Desgoverno socioambiental

marina90

O governo Temer e sua base de apoio no Congresso Nacional continua e aprofunda o retrocesso socioambiental, como mostram exemplos recentes, com o corte de 43% no orçamento do Ministério do Meio Ambiente justamente num momento de forte elevação do desmatamento da Amazônia. O crescimento do desmatamento em 60% nos últimos dois anos, além das consequências desastrosas para conservação ambiental, compromete sobremaneira o compromisso assumido pelo governo brasileiro com o Acordo de Paris em reduzir o desmatamento em 80% até 2020.
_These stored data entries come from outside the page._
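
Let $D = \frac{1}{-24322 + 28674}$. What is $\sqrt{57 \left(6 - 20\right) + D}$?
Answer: $\frac{i \sqrt{59039215}}{272} \approx 28.249 i$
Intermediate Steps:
$D = \frac{1}{4352} \approx 0.00022978$
$\sqrt{57 \left(6 - 20\right) + D} = \sqrt{57 \left(6 - 20\right) + \frac{1}{4352}} = \sqrt{57 \left(-14\right) + \frac{1}{4352}} = \sqrt{-798 + \frac{1}{4352}} = \sqrt{- \frac{3472895}{4352}} = \frac{i \sqrt{59039215}}{272}$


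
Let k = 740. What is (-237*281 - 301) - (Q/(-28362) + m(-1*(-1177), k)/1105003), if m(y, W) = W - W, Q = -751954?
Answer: -949056515/14181 ≈ -66925.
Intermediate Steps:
m(y, W) = 0
(-237*281 - 301) - (Q/(-28362) + m(-1*(-1177), k)/1105003) = (-237*281 - 301) - (-751954/(-28362) + 0/1105003) = (-66597 - 301) - (-751954*(-1/28362) + 0*(1/1105003)) = -66898 - (375977/14181 + 0) = -66898 - 1*375977/14181 = -66898 - 375977/14181 = -949056515/14181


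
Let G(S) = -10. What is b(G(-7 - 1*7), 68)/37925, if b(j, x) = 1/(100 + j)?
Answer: 1/3413250 ≈ 2.9298e-7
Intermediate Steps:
b(G(-7 - 1*7), 68)/37925 = 1/((100 - 10)*37925) = (1/37925)/90 = (1/90)*(1/37925) = 1/3413250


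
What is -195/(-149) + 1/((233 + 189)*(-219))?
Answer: 18021361/13770282 ≈ 1.3087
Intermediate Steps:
-195/(-149) + 1/((233 + 189)*(-219)) = -195*(-1/149) - 1/219/422 = 195/149 + (1/422)*(-1/219) = 195/149 - 1/92418 = 18021361/13770282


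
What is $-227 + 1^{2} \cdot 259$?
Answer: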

1 – O Congresso levou apenas 48 horas para aprovar as Medidas Provisórias 756 e 758, enviadas pelo Palácio do Planalto. Juntas, elas representam a redução 1,1 milhão de hectares de unidades de conservação na Amazônia e na Mata Atlântica. A medida provisória 756, ao retalhar e reduzir um conjunto de unidades de conservação, como alterar os limites da Floresta Nacional do Jamanxim e da Reserva Biológica Nascentes da Serra do Cachimbo, libera a grilagem de 660 mil hectares de terras públicas que foram alvo de desmatamento e haviam sido ilegalmente ocupadas, além de poderem ser exploradas economicamente já que não são mais áreas protegidas. Também foi aprovada a medida provisória 759, sobre regularização fundiária e urbana, que permite a legalização massiva de áreas públicas griladas de até 2.500 hectares. O desmatamento de Áreas de Preservação Permanente e de Reserva Legal não é mais motivo de reversão da área para a União.
2 – A tentativa apressada de privatizar o respeitado sistema de monitoramento da Amazônia realizado pelo INPE, em um período de contenção de despesas, gera suspeitas, sobretudo em um momento em que os dados revelam o aumento expressivo do desmatamento.
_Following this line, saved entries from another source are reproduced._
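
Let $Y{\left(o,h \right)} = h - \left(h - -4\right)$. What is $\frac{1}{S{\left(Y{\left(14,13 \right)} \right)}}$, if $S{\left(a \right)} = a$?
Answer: $- \frac{1}{4} \approx -0.25$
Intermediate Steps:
$Y{\left(o,h \right)} = -4$ ($Y{\left(o,h \right)} = h - \left(h + 4\right) = h - \left(4 + h\right) = -4$)
$\frac{1}{S{\left(Y{\left(14,13 \right)} \right)}} = \frac{1}{-4} = - \frac{1}{4}$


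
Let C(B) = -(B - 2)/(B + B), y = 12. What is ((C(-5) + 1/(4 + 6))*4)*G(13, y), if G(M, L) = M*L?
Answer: -1872/5 ≈ -374.40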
3 – Houve a tentativa de votação atropelada, reagendada para a próxima semana, de um Projeto de Lei em discussão na Comissão de Finanças e Tributação da Câmara que dispensa o licenciamento para atividades agropecuárias, silvicultura, obras para o abastecimento de água, dragagem de portos, reforma de rodovias e aeroportos. Na prática, não haverá mais necessidade de licenciamento para pavimentar, por exemplo, a rodovia BR-319 (Manaus-Porto Velho), inserida em uma das áreas mais preservadas da Amazônia.
4 – Há uma proposta de Projeto de Lei que busca fazer com que trabalhadores rurais possam receber remuneração de “qualquer espécie”, no lugar do salário, alimentos ou habitação, por exemplo. Mas a designação genérica abre caminhos para interpretações sombrias que acabam com a garantia trabalhista do salário em troca do trabalho no campo.
5 – O relatório da CPI da FUNAI pediu o indiciamento de 88 pessoas e criminaliza defensores dos direitos indígenas e do direito ao acesso à terra como organizações da sociedade civil, antropólogos, lideranças indígenas, procuradores e agentes públicos.
A ausência, no debate público, da agenda socioambiental para a vida do país demonstra que, infelizmente, ainda estamos presos a uma visão ultrapassada de que ecologia e economia são separadas e opostas. Essa visão, mais economicista que econômica e mais politiqueira que política, é responsável pelo desmonte sistêmico e acelerado dos órgãos e das políticas socioambientais, conquistados arduamente durante quase três décadas de mobilização intensa da sociedade.